Félix Guattari : De Leros et la Borde

De Leros, île grecque abritant un établissement asilaire d’un autre âge qu’il est invité à visiter en 1989, à La Borde, clinique expérimentale où il a rejoint Jean Oury en 1955 et où il tra­vail­lera jusqu’à sa mort (en 1992), Félix Guattari établit ici le bilan de ses années d’activité clinique et théorique.

Dans ce recueil inédit, dont il avait lui-même défini le contenu peu de temps avant sa disparition, il en appelle à une pratique de la cure psychiatrique dans des institutions qui sauraient renouveler leurs instruments et faire preuve, vis-à-vis de leurs patients, d’une créativité comparable à celle de l’artiste. Renou­vellement qu’il souhaiterait voir étendu à d’autres secteurs de la société.

Ouvrage publié en partenariat éditorial avec l’IMEC.
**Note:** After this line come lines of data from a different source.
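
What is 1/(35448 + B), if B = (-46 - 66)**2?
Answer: 1/47992 ≈ 2.0837e-5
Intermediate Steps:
B = 12544 (B = (-112)**2 = 12544)
1/(35448 + B) = 1/(35448 + 12544) = 1/47992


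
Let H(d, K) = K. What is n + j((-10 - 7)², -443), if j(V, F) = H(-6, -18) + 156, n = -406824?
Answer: -406686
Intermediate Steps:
j(V, F) = 138 (j(V, F) = -18 + 156 = 138)
n + j((-10 - 7)², -443) = -406824 + 138 = -406686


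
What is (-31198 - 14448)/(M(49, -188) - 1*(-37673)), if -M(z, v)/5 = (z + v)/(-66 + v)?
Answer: -11594084/9568247 ≈ -1.2117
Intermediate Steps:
M(z, v) = -5*(v + z)/(-66 + v) (M(z, v) = -5*(z + v)/(-66 + v) = -5*(v + z)/(-66 + v))
(-31198 - 14448)/(M(49, -188) - 1*(-37673)) = (-31198 - 14448)/(5*(-1*(-188) - 1*49)/(-66 - 188) - 1*(-37673)) = -45646/(5*(188 - 49)/(-254) + 37673) = -45646/(5*(-1/254)*139 + 37673) = -45646/(-695/254 + 37673) = -45646/9568247/254 = -45646*254/9568247 = -11594084/9568247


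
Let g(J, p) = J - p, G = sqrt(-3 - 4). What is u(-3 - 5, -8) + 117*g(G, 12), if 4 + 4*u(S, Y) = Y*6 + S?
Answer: -1419 + 117*I*sqrt(7) ≈ -1419.0 + 309.55*I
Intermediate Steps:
G = I*sqrt(7) (G = sqrt(-7) = I*sqrt(7) ≈ 2.6458*I)
u(S, Y) = -1 + S/4 + 3*Y/2 (u(S, Y) = -1 + (Y*6 + S)/4 = -1 + (6*Y + S)/4 = -1 + (S + 6*Y)/4 = -1 + (S/4 + 3*Y/2) = -1 + S/4 + 3*Y/2)
u(-3 - 5, -8) + 117*g(G, 12) = (-1 + (-3 - 5)/4 + (3/2)*(-8)) + 117*(I*sqrt(7) - 1*12) = (-1 + (1/4)*(-8) - 12) + 117*(I*sqrt(7) - 12) = (-1 - 2 - 12) + 117*(-12 + I*sqrt(7)) = -15 + (-1404 + 117*I*sqrt(7)) = -1419 + 117*I*sqrt(7)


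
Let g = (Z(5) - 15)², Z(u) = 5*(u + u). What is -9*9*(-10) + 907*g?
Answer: 1111885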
Repères La psychiatrie a connu de très importantes évolutions dans la seconde moitié du XXe siècle. L’un des principaux jalons de cette nouvelle conception de la folie et de son traitement, dont Michel Foucault a décrit les évolutions longues dans son Histoire de la folie, est l’expérience menée pendant la Seconde guerre mondiale à l’hôpital psychiatrique de Saint Alban (Lozère). Rompant avec le traitement essentiellement carcéral réservés aux « fous » jusque-là – et dont l’hôpital psychiatrique de Leros (situé sur une île grecque) constitua jusque dans les années 1980 une sorte de survivance intolérable ici décrite par Guattari –, le professeur Tosquelles inaugure alors une pratique de soins qu’il nomme « ergothérapie ». Celle-ci consiste notamment à considérer que les patients peuvent exercer des activités et s’insérer dans le tissu social environnant ; que ces activités et cette insertion sont elles-mêmes le moyen par lequel des degrés de guérison sont possibles. C’est à Saint Alban que Jean Oury débutera sa carrière de praticien.
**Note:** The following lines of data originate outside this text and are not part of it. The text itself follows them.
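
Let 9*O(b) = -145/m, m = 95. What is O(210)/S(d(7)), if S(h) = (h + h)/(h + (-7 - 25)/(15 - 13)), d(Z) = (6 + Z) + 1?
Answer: 29/2394 ≈ 0.012114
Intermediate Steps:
d(Z) = 7 + Z
O(b) = -29/171 (O(b) = (-145/95)/9 = (-145*1/95)/9 = (1/9)*(-29/19) = -29/171)
S(h) = 2*h/(-16 + h) (S(h) = (2*h)/(h - 32/2) = (2*h)/(h - 32*1/2) = (2*h)/(h - 16) = (2*h)/(-16 + h) = 2*h/(-16 + h))
O(210)/S(d(7)) = -29*(-16 + (7 + 7))/(2*(7 + 7))/171 = -29/(171*(2*14/(-16 + 14))) = -29/(171*(2*14/(-2))) = -29/(171*(2*14*(-1/2))) = -29/171/(-14) = -29/171*(-1/14) = 29/2394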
En 1953, Jean Oury crée la clinique privée de La Borde, où il mettra en pratique et développera l’expérience de Saint Alban, ouvrant la voie à une forme de « psychothérapie institutionnelle » depuis considérée comme exemplaire. La structure conserve une taille modeste (moins de 100 malades) ; les patients sont associés à toutes les tâches relatives au fonctionnement du lieu. En 1955, Félix Guattari interrompt ses études de philosophie et vient le rejoindre pour participer à l’organisation de cette institution particulière : « En quelques mois, je contribuais ainsi à la mise en place de multiples instances collectives… ».

Guattari clinicien C’est à travers cette pratique, à laquelle Guattari restera toujours fidèle, qu’il entreprend de penser l’institution, ou « les équipements collectifs », comme des instances de production de subjectivités : « Ce que nous visions à travers nos multiples systèmes d’activité et surtout de prise de responsabilité à l’égard de soi-même et des autres, c’était de se dégager de la sérialité et de faire que les individus et les groupes se réapproprient le sens de leur existence dans une perspective ethique et non plus technocratique. […] La machinerie institutionnelle que nous mettions en place ne se contentait pas d’opérer un simple remodelage des subjectivités existantes mais se proposait, en fait, de produire un nouveau type de subjectivité. » Pour Guattari en effet, le monde et l’altérité avec lesquels la psychose entre en dialogue ne sont pas uniquement d’ordre délirant, « ils s’incarnent également dans l’environnement social et matériel quotidien ». Par conséquent, la forme qu’emprunte cet environnement n’est pas sans effet en retour sur l’état subjectif des patients.

Portée générale de l’expérience clinique Dans un sens élargi qui n’est pas sans rappeler Les Hétérotopies de Michel Foucault, Guattari en vient à affirmer que cette invention institutionnelle permanente puisse s’appliquer à la société toute entière : « […] l’on se prend à rêver de ce que pourrait devenir la vie dans les ensembles urbains, les écoles, les hôpitaux, les prisons, etc., si, au lieu de les concevoir sur le mode de la répétition vide, l’on s’efforçait de réorienter leur finalité dans le sens d’un re-création permanente interne. »

De Leros a Laborde est accompagné des photographies prises par Joséphine Guattari lors de son séjour à l’ïle de Leros et à l’hôpital Daphni d’Athènes, avec Félix Guattari, en 1989.